Women with corrected coarctation should be assessed both before and early in pregnancy, and any associated abnormalities noted. Changes to usual obstetric and anaesthetic management are not generally indicated in the absence of complications or other pathology, although epidural analgesia will often be advised, particularly in the presence of hypertension.

In uncorrected coarctation, blood pressure should be controlled throughout pregnancy, even though this may further hinder uteroplacental flow, and regular monitoring of the fetus is required. There is no proven benefit of operative delivery for women with uncorrected coarctation, although anxiety about undiagnosed aneurysms of the circle of Willis may lead to recommendations for epidural analgesia and elective instrumental delivery. There is also no evidence that allowing the woman to labour increases her risks of aortic dissection or rupture, but again, epidural analgesia is usually recommended. Minimising haemodynamic disturbance is the main aim of management of delivery. Cardiac output is relatively fixed; tachycardia secondary to uncontrolled pain may precipitate cardiac failure, but bradycardia and acute reduction in systemic vascular resistance are also hazardous.

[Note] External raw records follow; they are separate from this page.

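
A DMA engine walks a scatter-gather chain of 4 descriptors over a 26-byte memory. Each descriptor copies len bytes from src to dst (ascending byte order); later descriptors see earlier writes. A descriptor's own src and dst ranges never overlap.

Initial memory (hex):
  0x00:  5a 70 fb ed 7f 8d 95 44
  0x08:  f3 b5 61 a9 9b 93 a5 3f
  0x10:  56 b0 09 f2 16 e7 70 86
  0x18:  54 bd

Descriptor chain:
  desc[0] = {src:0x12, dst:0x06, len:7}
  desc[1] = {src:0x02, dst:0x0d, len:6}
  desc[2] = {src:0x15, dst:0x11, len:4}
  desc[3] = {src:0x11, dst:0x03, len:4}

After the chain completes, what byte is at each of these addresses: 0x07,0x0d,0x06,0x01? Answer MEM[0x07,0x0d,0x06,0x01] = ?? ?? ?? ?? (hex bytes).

MEM[0x07,0x0d,0x06,0x01] = f2 fb 54 70

[0] 0x12->0x06 len=7 : 09 f2 16 e7 70 86 54
[1] 0x02->0x0d len=6 : fb ed 7f 8d 09 f2
[2] 0x15->0x11 len=4 : e7 70 86 54
[3] 0x11->0x03 len=4 : e7 70 86 54
query mem[0x07]=0xf2, mem[0x0d]=0xfb, mem[0x06]=0x54, mem[0x01]=0x70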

Hypovolaemia leads to compromised left ventricular filling.

Invasive systemic arterial pressure monitoring allows close attention to changes in blood pressure and facilitates analgesic and anaesthetic management, although this may not be necessary in repaired coarctation with no residual obstruction or other problems. Postductal pressures (left radial) give the best indication of uteroplacental blood flow. Central venous pressure monitoring may also be useful. Epidural or combined epidural-spinal techniques can provide safe and effective pain relief in labour. Although the main risk is from hypertension, it is also important to avoid hypotension.

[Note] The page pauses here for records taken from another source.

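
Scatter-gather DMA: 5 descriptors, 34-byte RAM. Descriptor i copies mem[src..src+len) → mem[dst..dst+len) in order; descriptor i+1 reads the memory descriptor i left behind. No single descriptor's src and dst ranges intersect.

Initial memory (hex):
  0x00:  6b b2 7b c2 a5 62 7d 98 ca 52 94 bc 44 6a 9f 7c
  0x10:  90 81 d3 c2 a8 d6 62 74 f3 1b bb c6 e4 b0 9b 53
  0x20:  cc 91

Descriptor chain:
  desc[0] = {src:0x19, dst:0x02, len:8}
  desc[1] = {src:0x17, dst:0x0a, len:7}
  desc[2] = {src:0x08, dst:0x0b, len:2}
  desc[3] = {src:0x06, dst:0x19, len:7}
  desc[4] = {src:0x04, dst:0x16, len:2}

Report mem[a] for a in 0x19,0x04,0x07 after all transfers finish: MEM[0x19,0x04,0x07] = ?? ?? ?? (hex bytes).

[0] 0x19->0x02 len=8 : 1b bb c6 e4 b0 9b 53 cc
[1] 0x17->0x0a len=7 : 74 f3 1b bb c6 e4 b0
[2] 0x08->0x0b len=2 : 53 cc
[3] 0x06->0x19 len=7 : b0 9b 53 cc 74 53 cc
[4] 0x04->0x16 len=2 : c6 e4
query mem[0x19]=0xb0, mem[0x04]=0xc6, mem[0x07]=0x9b

MEM[0x19,0x04,0x07] = b0 c6 9b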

For caesarean section, both regional and general anaesthesia may be suitable, although many practitioners would avoid single-shot spinal anaesthesia because of the risk of uncontrolled hypotension. Combined spinal-epidural, continuous spinal or epidural techniques allow gradual extension of the anaesthetic level cephalad and minimise the risks of rapid onset of profound hypotension. If general anaesthesia is used, steps should be taken to prevent the hypertensive response to tracheal intubation.

Postoperative management in a high-dependency environment is essential; invasive monitoring should be continued postoperatively, and adequate analgesia should be ensured by using either the epidural route or patient-controlled intravenous analgesia.

Key points

• Women with corrected coarctation do not usually pose any particular problem in pregnancy, although there may be other associated cardiovascular abnormalities.

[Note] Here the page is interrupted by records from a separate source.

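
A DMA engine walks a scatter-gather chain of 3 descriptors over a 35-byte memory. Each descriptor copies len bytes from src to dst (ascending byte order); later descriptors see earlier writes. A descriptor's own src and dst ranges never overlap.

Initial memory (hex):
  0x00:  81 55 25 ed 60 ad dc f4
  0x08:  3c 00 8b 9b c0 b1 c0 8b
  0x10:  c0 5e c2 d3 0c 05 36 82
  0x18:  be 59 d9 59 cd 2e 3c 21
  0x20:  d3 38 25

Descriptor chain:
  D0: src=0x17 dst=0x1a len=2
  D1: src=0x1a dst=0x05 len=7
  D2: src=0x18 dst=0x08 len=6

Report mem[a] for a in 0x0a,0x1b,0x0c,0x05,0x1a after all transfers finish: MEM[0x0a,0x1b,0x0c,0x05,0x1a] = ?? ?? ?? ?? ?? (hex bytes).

MEM[0x0a,0x1b,0x0c,0x05,0x1a] = 82 be cd 82 82

#0 dst[0x1a+2] := {0x82,0xbe}
#1 dst[0x05+7] := {0x82,0xbe,0xcd,0x2e,0x3c,0x21,0xd3}
#2 dst[0x08+6] := {0xbe,0x59,0x82,0xbe,0xcd,0x2e}
query mem[0x0a]=0x82, mem[0x1b]=0xbe, mem[0x0c]=0xcd, mem[0x05]=0x82, mem[0x1a]=0x82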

• Uncorrected coarctation may be associated with aortic dissection or rupture.

• Both general and regional anaesthesia are acceptable options but both may be hazardous in uncorrected or unstable cases.

• Invasive arterial ± central venous pressure monitoring is recommended in uncorrected coarctation or corrected cases with complications.

Further reading

European Society of Cardiology. ESC guidelines on the management of cardiovascular diseases during pregnancy: the Task Force on the Management of Cardiovascular Diseases during Pregnancy of the European Society of Cardiology (ESC). Eur Heart J 2011; 32: 3147-97.

van Hagen IM, Roos-Hesselink JW. Aorta pathology and pregnancy. Best Pract Res Clin Obstet Gynaecol 2014; 28: 537-50.